Subgroup forest plot of adjusted covariates for mortality in patients with sepsis (a) 30-day all-cause mortality, (b) 90-day all-cause mortality
ROC analysis of ANLR and other predictive markers
The ROC analysis demonstrated that ANLR achieved an AUC of 0.66 for predicting 30-day mortality, with the optimal threshold identified at 0.27. Of note, this predictive capability exceeded that of other individual biomarkers, such as NLR, SOFA score, neutrophil count, albumin, and lymphocyte count. Notably, when SOFA and ANLR were combined as a ratio (SOFA/ANLR), the discriminatory power was further improved, with the AUC for SOFA/ANLR reaching 0.68 and an optimal cutoff value of 12.56. Similar findings were observed for 90-day mortality, where ANLR alone had an AUC of 0.65 (cutoff = 0.30), and SOFA/ANLR demonstrated a higher AUC of 0.67 (cutoff = 10.75), indicating that the SOFA/ANLR ratio substantially enhanced the prognostic performance compared to SOFA alone (Fig. 6).

a ROC curve for 30-day mortality, b ROC curve for 90-day mortality,
Boruta
In accordance with the pre-established protocol, the dataset was partitioned into training and validation cohorts. Comparative analysis revealed no statistically significant differences in baseline characteristics between these two groups (all p-values > 0.05; see Table S2 in the Supplementary Material). Using the Boruta algorithm for feature selection, a total of 24 variables were identified as important predictors for 30-day mortality. Among these, ANLR was ranked as the second most important feature. Other important variables included weight, platelet, RBC, AKI, SBP, heart rate, septic shock, liquid balance, potassium, ALT, WBC, cerebrovascular disease, AST, respiratory rate, SpO₂, INR, PT, creatinine, sodium, age, anion gap, BUN, and temperature. All these variables were identified as “confirmed important” by the Boruta algorithm, and were highlighted in green in the feature importance plot (Fig. 7). These variables were included in the subsequent machine learning modeling.
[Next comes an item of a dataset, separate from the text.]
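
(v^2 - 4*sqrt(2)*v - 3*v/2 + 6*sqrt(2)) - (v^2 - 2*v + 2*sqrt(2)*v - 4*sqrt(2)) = -6*sqrt(2)*v + v/2 + 10*sqrt(2)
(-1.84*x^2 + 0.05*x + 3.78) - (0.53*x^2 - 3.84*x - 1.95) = -2.37*x^2 + 3.89*x + 5.73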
a Boruta algorithm identifying key variables for predicting 30-day mortality (green indicates important variables), b ROC curve for the validation set, c Decision curves for multiple models in the validation set. d Calibration curves for multiple models in the validation Set. e SHAP summary plot with dependence illustrating variable importance and feature effects in the LightGBM model
Establishment and validation of the prediction model
The predictive model was constructed using 24 key variables highlighted as important features by the Boruta algorithm, all of which were marked in green. The training set comprised 4715 patients, while the validation set included 1573 patients. In the training set, 968 patients (21%) died, while the validation set observed 323 deaths (21%). These event counts ensured compliance with the commonly accepted criterion of a minimum of 10 outcome events per predictor variable.
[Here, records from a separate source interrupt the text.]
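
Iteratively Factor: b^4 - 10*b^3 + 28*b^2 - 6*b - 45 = (b - 3)*(b^3 - 7*b^2 + 7*b + 15) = (b - 3)^2*(b^2 - 4*b - 5) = (b - 5)*(b - 3)^2*(b + 1)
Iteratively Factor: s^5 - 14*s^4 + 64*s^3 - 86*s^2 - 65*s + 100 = (s - 4)*(s^4 - 10*s^3 + 24*s^2 + 10*s - 25) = (s - 4)*(s + 1)*(s^3 - 11*s^2 + 35*s - 25) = (s - 5)*(s - 4)*(s + 1)*(s^2 - 6*s + 5) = (s - 5)*(s - 4)*(s - 1)*(s + 1)*(s - 5)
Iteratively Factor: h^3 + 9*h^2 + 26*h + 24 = (h + 3)*(h^2 + 6*h + 8) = (h + 2)*(h + 3)*(h + 4)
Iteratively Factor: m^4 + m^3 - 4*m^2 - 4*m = (m + 1)*(m^3 - 4*m) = (m + 1)*(m + 2)*(m^2 - 2*m) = (m - 2)*(m + 1)*(m + 2)*(m)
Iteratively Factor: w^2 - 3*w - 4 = (w + 1)*(w - 4)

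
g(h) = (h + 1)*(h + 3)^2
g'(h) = (h + 1)*(2*h + 6) + (h + 3)^2 = (h + 3)*(3*h + 5)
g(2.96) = 140.67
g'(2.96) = 82.72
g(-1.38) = -1.00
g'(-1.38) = 1.39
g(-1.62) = -1.18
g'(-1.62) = 0.19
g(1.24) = 40.27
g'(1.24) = 36.97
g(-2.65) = -0.20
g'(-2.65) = -1.03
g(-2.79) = -0.08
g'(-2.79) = -0.71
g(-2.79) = -0.08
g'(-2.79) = -0.71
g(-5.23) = -21.04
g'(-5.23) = 23.84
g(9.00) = 1440.00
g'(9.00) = 384.00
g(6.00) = 567.00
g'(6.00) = 207.00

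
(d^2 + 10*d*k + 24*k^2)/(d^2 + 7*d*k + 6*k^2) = (d + 4*k)/(d + k)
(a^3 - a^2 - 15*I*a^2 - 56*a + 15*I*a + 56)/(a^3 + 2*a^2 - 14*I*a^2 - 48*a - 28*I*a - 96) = (a^2 + a*(-1 - 7*I) + 7*I)/(a^2 + a*(2 - 6*I) - 12*I)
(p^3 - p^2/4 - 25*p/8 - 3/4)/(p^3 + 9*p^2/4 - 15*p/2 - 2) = (p + 3/2)/(p + 4)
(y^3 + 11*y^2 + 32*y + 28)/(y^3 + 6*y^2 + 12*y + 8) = (y + 7)/(y + 2)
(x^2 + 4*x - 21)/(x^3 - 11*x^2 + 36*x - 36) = (x + 7)/(x^2 - 8*x + 12)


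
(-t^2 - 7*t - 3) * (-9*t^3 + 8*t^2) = 9*t^5 + 55*t^4 - 29*t^3 - 24*t^2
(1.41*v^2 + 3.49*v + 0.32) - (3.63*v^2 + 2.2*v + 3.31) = -2.22*v^2 + 1.29*v - 2.99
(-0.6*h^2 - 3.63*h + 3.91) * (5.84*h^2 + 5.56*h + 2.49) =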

A range of models was constructed using the selected features, including SVM, Ridge, LightGBM, KNN, ENet, XGBoost, DT, and MLP. LightGBM was identified as the optimal model, demonstrating the lowest Brier score (0.1250), the highest net benefit in decision curve analysis, and the highest AUC (0.821) on the validation set (Fig. 7). The LightGBM model was further interpreted using SHAP values, which identified ANLR as the second most important variable (Fig. 7).
Sensitivity analysis
To assess the robustness of our findings, we performed a multivariable Cox regression analysis using the original (non-imputed) dataset. The results for both 30-day and 90-day mortality were consistent with those obtained from the main analysis (Table S3, Supplementary Material).